Will simplify this in the next revision.
+}
+static bool is_mount_root(struct file *file) +{
- return file->f_path.dentry == file->f_path.mnt->mnt_root;
mount -t tmpfs tmpfs /mnt touch /mnt/bla touch /mnt/ble mount --bind /mnt/bla /mnt/ble fd = open("/mnt/ble") fd_restricted = memfd_restricted(fd)
IOW, this doesn't restrict it to the tmpfs root. It only restricts it to paths that refer to the root of any tmpfs mount. To exclude bind-mounts that aren't bind-mounts of the whole filesystem you want:
path->dentry == path->mnt->mnt_root && path->mnt->mnt_root == path->mnt->mnt_sb->s_root
Will adopt this in the next revision and add a selftest to check this. Thanks for pointing this out!
+}
+static int restrictedmem_create_on_user_mount(int mount_fd) +{
- int ret;
- struct fd f;
- struct vfsmount *mnt;
- f = fdget_raw(mount_fd);
- if (!f.file)
return -EBADF;
- ret = -EINVAL;
- if (!is_mount_root(f.file))
goto out;
- mnt = f.file->f_path.mnt;
- if (!is_shmem_mount(mnt))
goto out;
- ret = file_permission(f.file, MAY_WRITE | MAY_EXEC);
With the current semantics you're asking whether you have write permissions on the /mnt/ble file in order to get answer to the question whether you're allowed to create an unlinked restricted memory file. That doesn't make much sense afaict.

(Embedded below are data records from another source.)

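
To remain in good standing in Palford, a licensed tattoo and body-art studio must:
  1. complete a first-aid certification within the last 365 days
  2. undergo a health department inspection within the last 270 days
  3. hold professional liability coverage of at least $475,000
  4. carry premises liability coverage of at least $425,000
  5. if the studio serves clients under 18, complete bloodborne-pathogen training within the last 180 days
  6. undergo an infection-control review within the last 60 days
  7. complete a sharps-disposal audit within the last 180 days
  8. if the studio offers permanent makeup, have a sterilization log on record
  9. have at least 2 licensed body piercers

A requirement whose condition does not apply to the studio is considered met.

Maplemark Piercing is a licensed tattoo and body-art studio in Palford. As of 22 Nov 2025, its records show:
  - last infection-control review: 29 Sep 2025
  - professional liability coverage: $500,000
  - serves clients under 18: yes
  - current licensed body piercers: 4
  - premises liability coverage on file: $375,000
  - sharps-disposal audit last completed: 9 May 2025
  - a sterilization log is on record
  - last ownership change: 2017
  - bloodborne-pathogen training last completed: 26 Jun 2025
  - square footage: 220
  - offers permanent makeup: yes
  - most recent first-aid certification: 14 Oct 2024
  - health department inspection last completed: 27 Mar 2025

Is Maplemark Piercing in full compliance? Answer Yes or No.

1. first-aid certification 404 days ago vs limit 365 → not met
2. health department inspection 240 days ago vs limit 270 → met
3. professional liability coverage $500,000 ≥ $475,000 → met
4. premises liability coverage $375,000 < $425,000 → not met
5. condition 'serves clients under 18' holds; bloodborne-pathogen training 149 days ago vs limit 180 → met
6. infection-control review 54 days ago vs limit 60 → met
7. sharps-disposal audit 197 days ago vs limit 180 → not met
8. condition 'offers permanent makeup' holds; sterilization log present → met
9. licensed body piercers 4 ≥ 2 → met
Not met: 1, 4, 7

No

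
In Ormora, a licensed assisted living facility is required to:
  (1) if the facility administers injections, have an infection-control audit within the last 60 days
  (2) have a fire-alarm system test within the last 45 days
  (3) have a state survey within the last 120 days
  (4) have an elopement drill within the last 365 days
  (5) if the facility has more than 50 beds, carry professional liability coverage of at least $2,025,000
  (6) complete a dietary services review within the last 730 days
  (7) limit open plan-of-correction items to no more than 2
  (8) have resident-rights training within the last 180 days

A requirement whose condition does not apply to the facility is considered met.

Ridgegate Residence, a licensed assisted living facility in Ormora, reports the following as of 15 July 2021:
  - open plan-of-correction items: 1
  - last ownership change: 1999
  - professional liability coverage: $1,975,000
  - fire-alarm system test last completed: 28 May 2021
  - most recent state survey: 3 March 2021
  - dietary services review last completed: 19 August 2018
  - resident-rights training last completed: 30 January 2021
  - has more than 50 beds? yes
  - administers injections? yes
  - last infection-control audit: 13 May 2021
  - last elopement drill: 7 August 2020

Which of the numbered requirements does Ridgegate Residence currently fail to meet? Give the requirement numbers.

1. condition 'administers injections' holds; infection-control audit 63 days ago vs limit 60 → not met
2. fire-alarm system test 48 days ago vs limit 45 → not met
3. state survey 134 days ago vs limit 120 → not met
4. elopement drill 342 days ago vs limit 365 → met
5. condition 'has more than 50 beds' holds; professional liability coverage $1,975,000 < $2,025,000 → not met
6. dietary services review 1061 days ago vs limit 730 → not met
7. open plan-of-correction items 1 ≤ 2 → met
8. resident-rights training 166 days ago vs limit 180 → met
Not met: 1, 2, 3, 5, 6

1, 2, 3, 5, 6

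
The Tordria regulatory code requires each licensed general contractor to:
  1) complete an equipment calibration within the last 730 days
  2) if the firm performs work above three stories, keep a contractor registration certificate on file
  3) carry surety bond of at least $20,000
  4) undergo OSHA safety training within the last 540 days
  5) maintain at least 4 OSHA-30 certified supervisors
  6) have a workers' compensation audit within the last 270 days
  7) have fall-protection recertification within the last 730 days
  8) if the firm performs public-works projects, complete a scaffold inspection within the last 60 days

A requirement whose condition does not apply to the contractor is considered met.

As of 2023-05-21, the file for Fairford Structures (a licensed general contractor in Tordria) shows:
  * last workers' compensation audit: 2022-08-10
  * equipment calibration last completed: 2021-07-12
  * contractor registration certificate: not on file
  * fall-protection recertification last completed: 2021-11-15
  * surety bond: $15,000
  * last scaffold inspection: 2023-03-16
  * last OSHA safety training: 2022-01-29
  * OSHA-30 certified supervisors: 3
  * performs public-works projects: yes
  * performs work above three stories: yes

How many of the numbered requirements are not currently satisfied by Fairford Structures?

5

1. equipment calibration 678 days ago vs limit 730 → met
2. condition 'performs work above three stories' holds; contractor registration certificate absent → not met
3. surety bond $15,000 < $20,000 → not met
4. OSHA safety training 477 days ago vs limit 540 → met
5. OSHA-30 certified supervisors 3 < 4 → not met
6. workers' compensation audit 284 days ago vs limit 270 → not met
7. fall-protection recertification 552 days ago vs limit 730 → met
8. condition 'performs public-works projects' holds; scaffold inspection 66 days ago vs limit 60 → not met
Not met: 5 of 8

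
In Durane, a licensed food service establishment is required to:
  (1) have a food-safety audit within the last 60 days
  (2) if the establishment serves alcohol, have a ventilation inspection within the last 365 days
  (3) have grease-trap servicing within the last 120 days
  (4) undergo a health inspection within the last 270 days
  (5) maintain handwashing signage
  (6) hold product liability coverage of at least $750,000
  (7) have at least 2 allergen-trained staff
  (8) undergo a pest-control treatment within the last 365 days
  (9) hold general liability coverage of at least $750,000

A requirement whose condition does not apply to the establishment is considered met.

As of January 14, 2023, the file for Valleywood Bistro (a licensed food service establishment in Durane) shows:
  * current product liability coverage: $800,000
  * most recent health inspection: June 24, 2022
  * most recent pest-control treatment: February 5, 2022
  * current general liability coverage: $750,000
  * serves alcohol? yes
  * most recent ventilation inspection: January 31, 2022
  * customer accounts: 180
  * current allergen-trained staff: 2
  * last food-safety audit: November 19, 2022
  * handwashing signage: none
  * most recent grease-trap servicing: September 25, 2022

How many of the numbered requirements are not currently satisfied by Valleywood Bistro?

1

1. food-safety audit 56 days ago vs limit 60 → met
2. condition 'serves alcohol' holds; ventilation inspection 348 days ago vs limit 365 → met
3. grease-trap servicing 111 days ago vs limit 120 → met
4. health inspection 204 days ago vs limit 270 → met
5. handwashing signage absent → not met
6. product liability coverage $800,000 ≥ $750,000 → met
7. allergen-trained staff 2 ≥ 2 → met
8. pest-control treatment 343 days ago vs limit 365 → met
9. general liability coverage $750,000 ≥ $750,000 → met
Not met: 1 of 9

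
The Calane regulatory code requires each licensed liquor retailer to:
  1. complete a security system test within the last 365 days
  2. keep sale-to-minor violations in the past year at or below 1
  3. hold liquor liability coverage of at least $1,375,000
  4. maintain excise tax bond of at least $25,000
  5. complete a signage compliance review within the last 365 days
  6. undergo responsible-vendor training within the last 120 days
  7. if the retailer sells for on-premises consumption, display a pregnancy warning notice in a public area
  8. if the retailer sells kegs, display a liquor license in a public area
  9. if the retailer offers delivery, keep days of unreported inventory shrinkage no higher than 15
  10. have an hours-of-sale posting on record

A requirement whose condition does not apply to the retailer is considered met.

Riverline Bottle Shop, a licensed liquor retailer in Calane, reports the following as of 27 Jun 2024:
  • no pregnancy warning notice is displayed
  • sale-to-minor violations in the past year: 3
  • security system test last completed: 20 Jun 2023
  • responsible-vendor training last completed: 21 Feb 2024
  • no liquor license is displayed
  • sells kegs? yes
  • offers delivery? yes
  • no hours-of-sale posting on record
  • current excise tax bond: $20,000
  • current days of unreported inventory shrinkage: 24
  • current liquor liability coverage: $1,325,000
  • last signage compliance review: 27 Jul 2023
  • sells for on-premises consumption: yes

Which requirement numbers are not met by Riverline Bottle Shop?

1. security system test 373 days ago vs limit 365 → not met
2. sale-to-minor violations in the past year 3 > 1 → not met
3. liquor liability coverage $1,325,000 < $1,375,000 → not met
4. excise tax bond $20,000 < $25,000 → not met
5. signage compliance review 336 days ago vs limit 365 → met
6. responsible-vendor training 127 days ago vs limit 120 → not met
7. condition 'sells for on-premises consumption' holds; pregnancy warning notice absent → not met
8. condition 'sells kegs' holds; liquor license absent → not met
9. condition 'offers delivery' holds; days of unreported inventory shrinkage 24 > 15 → not met
10. hours-of-sale posting absent → not met
Not met: 1, 2, 3, 4, 6, 7, 8, 9, 10

1, 2, 3, 4, 6, 7, 8, 9, 10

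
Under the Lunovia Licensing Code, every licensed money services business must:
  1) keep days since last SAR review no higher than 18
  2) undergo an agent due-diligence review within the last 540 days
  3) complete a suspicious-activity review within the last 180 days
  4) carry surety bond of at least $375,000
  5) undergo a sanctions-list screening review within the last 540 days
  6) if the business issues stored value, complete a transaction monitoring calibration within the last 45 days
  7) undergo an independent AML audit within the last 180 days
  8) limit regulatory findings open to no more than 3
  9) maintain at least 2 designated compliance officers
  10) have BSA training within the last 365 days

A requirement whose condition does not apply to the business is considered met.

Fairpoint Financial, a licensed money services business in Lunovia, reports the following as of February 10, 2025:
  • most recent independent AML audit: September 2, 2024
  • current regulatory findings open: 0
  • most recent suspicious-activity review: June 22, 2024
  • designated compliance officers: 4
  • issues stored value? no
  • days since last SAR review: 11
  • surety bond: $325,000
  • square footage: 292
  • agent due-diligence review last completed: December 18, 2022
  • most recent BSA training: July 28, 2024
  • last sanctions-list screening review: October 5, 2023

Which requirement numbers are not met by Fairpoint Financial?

1. days since last SAR review 11 ≤ 18 → met
2. agent due-diligence review 785 days ago vs limit 540 → not met
3. suspicious-activity review 233 days ago vs limit 180 → not met
4. surety bond $325,000 < $375,000 → not met
5. sanctions-list screening review 494 days ago vs limit 540 → met
6. condition 'issues stored value' does not hold → requirement n/a → met
7. independent AML audit 161 days ago vs limit 180 → met
8. regulatory findings open 0 ≤ 3 → met
9. designated compliance officers 4 ≥ 2 → met
10. BSA training 197 days ago vs limit 365 → met
Not met: 2, 3, 4

2, 3, 4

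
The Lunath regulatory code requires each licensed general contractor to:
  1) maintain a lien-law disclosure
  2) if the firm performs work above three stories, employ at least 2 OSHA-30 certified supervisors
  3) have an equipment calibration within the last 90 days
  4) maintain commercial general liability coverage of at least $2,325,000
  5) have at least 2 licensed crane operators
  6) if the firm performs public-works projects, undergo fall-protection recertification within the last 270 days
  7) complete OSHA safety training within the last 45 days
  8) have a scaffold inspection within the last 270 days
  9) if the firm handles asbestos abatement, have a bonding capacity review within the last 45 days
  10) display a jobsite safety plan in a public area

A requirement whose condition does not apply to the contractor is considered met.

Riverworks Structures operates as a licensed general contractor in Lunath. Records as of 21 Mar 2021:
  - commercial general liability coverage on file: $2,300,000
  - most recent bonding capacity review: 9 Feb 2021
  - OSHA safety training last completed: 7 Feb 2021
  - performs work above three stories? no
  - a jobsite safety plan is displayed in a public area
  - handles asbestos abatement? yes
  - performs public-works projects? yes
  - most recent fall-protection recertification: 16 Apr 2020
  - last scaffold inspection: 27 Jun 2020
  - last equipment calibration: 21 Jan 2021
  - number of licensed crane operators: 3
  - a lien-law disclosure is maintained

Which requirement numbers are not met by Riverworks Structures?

1. lien-law disclosure present → met
2. condition 'performs work above three stories' does not hold → requirement n/a → met
3. equipment calibration 59 days ago vs limit 90 → met
4. commercial general liability coverage $2,300,000 < $2,325,000 → not met
5. licensed crane operators 3 ≥ 2 → met
6. condition 'performs public-works projects' holds; fall-protection recertification 339 days ago vs limit 270 → not met
7. OSHA safety training 42 days ago vs limit 45 → met
8. scaffold inspection 267 days ago vs limit 270 → met
9. condition 'handles asbestos abatement' holds; bonding capacity review 40 days ago vs limit 45 → met
10. jobsite safety plan present → met
Not met: 4, 6

4, 6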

That's true. Since mnt_want_write() already checks for write permissions and this syscall creates an unlinked file on the mount, we don't have to check permissions on the file then. Will remove this in the next revision!
- if (ret)
goto out;
- ret = mnt_want_write(mnt);
- if (unlikely(ret))
goto out;
- ret = restrictedmem_create(mnt);
- mnt_drop_write(mnt);
+out:
- fdput(f);
- return ret;
+}
+SYSCALL_DEFINE2(memfd_restricted, unsigned int, flags, int, mount_fd) +{
- if (flags & ~RMFD_USERMNT)
return -EINVAL;
- if (flags == RMFD_USERMNT) {
Why do you even need this flag? It seems that @mount_fd being < 0 is sufficient to indicate that a new restricted memory fd is supposed to be created in the system instance.
I'm hoping to have this patch series merged after Chao's patch series introduces the memfd_restricted() syscall [1].
This flag is necessary to indicate the validity of the second argument.
With this flag, we can definitively return an error if the fd is invalid, which I think is a better experience for the userspace programmer than if we just silently default to the kernel mount when the fd provided is invalid.
if (mount_fd < 0)
return -EINVAL;
return restrictedmem_create_on_user_mount(mount_fd);
- } else {
return restrictedmem_create(NULL);
- }
+}
I have to say that I'm very confused by all of this the more I look at it.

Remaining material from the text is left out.